What is the integral of the floor of x? Furthermore, what is the integral of a power of the floor of x? I saw in one of the answers here that:
$$ \int \;\lfloor x \rfloor dx = x\lfloor x \rfloor - \frac12 \lfloor x \rfloor(\lfloor x \rfloor + 1)\; $$
But the person did not provide a proof. I do not quite understand how they arrived at that answer. I tried Googling it, but I can't seem to find a proof. Can anyone provide one please? Additionally, can you provide how you would take the integral of a power of the floor of x, such as:
$$ \int \;\lfloor x \rfloor^n dx $$
where n is a natural number. I'd appreciate it.
If $F(b)$ is the antiderivative of $\lfloor b\rfloor$, then
$$F(b)-F(0)=\int_0^b\lfloor x\rfloor dx$$ $$=\sum_{n=0}^{\lfloor b\rfloor-1}\int_n^{n+1}\lfloor x\rfloor dx+\int_{\lfloor b\rfloor}^b\lfloor x\rfloor dx$$ $$=\sum_{n=0}^{\lfloor b\rfloor-1}n+\int_{\lfloor b\rfloor}^b\lfloor b\rfloor dx$$ $$=\frac{\lfloor b\rfloor(\lfloor b\rfloor-1)}2+\lfloor b\rfloor(b-\lfloor b\rfloor)$$ $$=\frac{\lfloor b\rfloor(\lfloor b\rfloor-1)+2\lfloor b\rfloor(b-\lfloor b\rfloor)}2$$ $$=\frac{\lfloor b\rfloor(2b-\lfloor b\rfloor-1)}2$$ $$=\lfloor b\rfloor b-\frac{\lfloor b\rfloor(\lfloor b\rfloor+1)}2$$
If we define $F(0)=0$, then we have $F(b)=\lfloor b\rfloor b-\frac{\lfloor b\rfloor(\lfloor b\rfloor+1)}2$.

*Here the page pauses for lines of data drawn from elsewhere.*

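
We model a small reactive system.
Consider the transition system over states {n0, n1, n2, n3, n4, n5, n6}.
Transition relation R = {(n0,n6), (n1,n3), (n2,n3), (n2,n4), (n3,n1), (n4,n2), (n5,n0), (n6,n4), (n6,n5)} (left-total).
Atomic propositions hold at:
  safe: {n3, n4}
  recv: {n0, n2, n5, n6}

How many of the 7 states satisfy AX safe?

2

Sat(AX safe) = {s : every successor in {n3, n4}} = {n1, n2}
|Sat(AX safe)| = |{n1, n2}| = 2.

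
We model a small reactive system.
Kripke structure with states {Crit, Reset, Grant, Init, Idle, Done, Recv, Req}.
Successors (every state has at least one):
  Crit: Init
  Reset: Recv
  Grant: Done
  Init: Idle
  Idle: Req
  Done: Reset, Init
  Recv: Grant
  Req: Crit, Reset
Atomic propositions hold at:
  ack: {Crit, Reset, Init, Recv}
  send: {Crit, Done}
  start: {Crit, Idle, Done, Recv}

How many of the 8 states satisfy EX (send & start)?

Sat(send & start) = {Crit, Done}
Sat(EX (send & start)) = {s : some successor in {Crit, Done}} = {Grant, Req}
|Sat(EX (send & start))| = |{Grant, Req}| = 2.

2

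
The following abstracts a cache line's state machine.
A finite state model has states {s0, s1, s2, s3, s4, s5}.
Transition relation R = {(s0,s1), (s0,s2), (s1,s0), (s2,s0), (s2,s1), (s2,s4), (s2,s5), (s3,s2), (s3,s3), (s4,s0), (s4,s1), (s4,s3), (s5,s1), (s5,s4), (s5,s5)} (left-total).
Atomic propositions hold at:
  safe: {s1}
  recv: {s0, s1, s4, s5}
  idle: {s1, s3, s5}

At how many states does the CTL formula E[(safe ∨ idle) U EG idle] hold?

2

Sat(safe ∨ idle) = {s1, s3, s5}
EG idle: greatest fixpoint, start Z0 = {s1, s3, s5}, keep only states in Sat with some successor in Z. Z1 = {s3, s5}; fixed.
Sat(EG idle) = {s3, s5}
E[(safe ∨ idle) U EG idle]: least fixpoint, start Z0 = Sat(EG idle) = {s3, s5}, add states in Sat(safe ∨ idle) with some successor in Z. Already a fixed point.
Sat(E[(safe ∨ idle) U EG idle]) = {s3, s5}
|Sat(E[(safe ∨ idle) U EG idle])| = |{s3, s5}| = 2.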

Similarly, if $F(b)$ is the antiderivative of $\lfloor b\rfloor^n$, then:
$$F(b)-F(0)=\int_0^b\lfloor x\rfloor^n dx$$ $$=\sum_{i=0}^{\lfloor b\rfloor-1}\int_i^{i+1}\lfloor x\rfloor^n dx+\int_{\lfloor b\rfloor}^b\lfloor x\rfloor^n dx$$ $$=\sum_{i=0}^{\lfloor b\rfloor-1}i^n+\int_{\lfloor b\rfloor}^b\lfloor b\rfloor^n dx$$ $$=\sum_{i=0}^{\lfloor b\rfloor-1}i^n+(b-\lfloor b\rfloor)\lfloor b\rfloor^n$$
Using robjob's Hockey-Stick Identity: $$\newcommand{\stirtwo}[2]{\left\{#1\atop#2\right\}}$$ $$\sum_{i=0}^{\lfloor b\rfloor-1}i^n=\sum_{j=0}^n\binom{\lfloor b\rfloor}{j+1}\stirtwo{n}{j}j!$$
Where $\stirtwo{m}{j}$ are Stirling Numbers of the Second Kind.
Hence,
$$F(b)-F(0)=\sum_{j=0}^n\left[\binom{\lfloor b\rfloor}{j+1}\stirtwo{n}{j}j!\right]+(b-\lfloor b\rfloor)\lfloor b\rfloor^n$$
If $F(0)=0$, then
$$F(b)=\sum_{j=0}^n\left[\binom{\lfloor b\rfloor}{j+1}\stirtwo{n}{j}j!\right]+(b-\lfloor b\rfloor)\lfloor b\rfloor^n$$
Alternately, applying the more well-known but less compact Faulhaber's formula:
$$\sum_{i=0}^{\lfloor b\rfloor-1}i^n= \frac{(\lfloor b\rfloor-1)^{n+1}}{n+1}+\frac12(\lfloor b\rfloor-1)^n+\sum_{k=2}^n \frac{B_{k}}{k!}\frac{n!}{(n-k+1)!}(\lfloor b\rfloor-1)^{n-k+1}$$
Where $B_k$ is the $k$th Bernoulli number.
Hence,
$$F(b)-F(0)=\frac{(\lfloor b\rfloor-1)^{n+1}}{n+1}+\frac12(\lfloor b\rfloor-1)^n+\sum_{k=2}^n\left[\frac{B_{k}}{k!}\frac{n!}{(n-k+1)!}(\lfloor b\rfloor-1)^{n-k+1}\right]+(b-\lfloor b\rfloor)\lfloor b\rfloor^n$$
If we let $F(0)=0$, then
$$F(b)=\frac{(\lfloor b\rfloor-1)^{n+1}}{n+1}+\frac12(\lfloor b\rfloor-1)^n+\sum_{k=2}^n\left[\frac{B_{k}}{k!}\frac{n!}{(n-k+1)!}(\lfloor b\rfloor-1)^{n-k+1}\right]+(b-\lfloor b\rfloor)\lfloor b\rfloor^n$$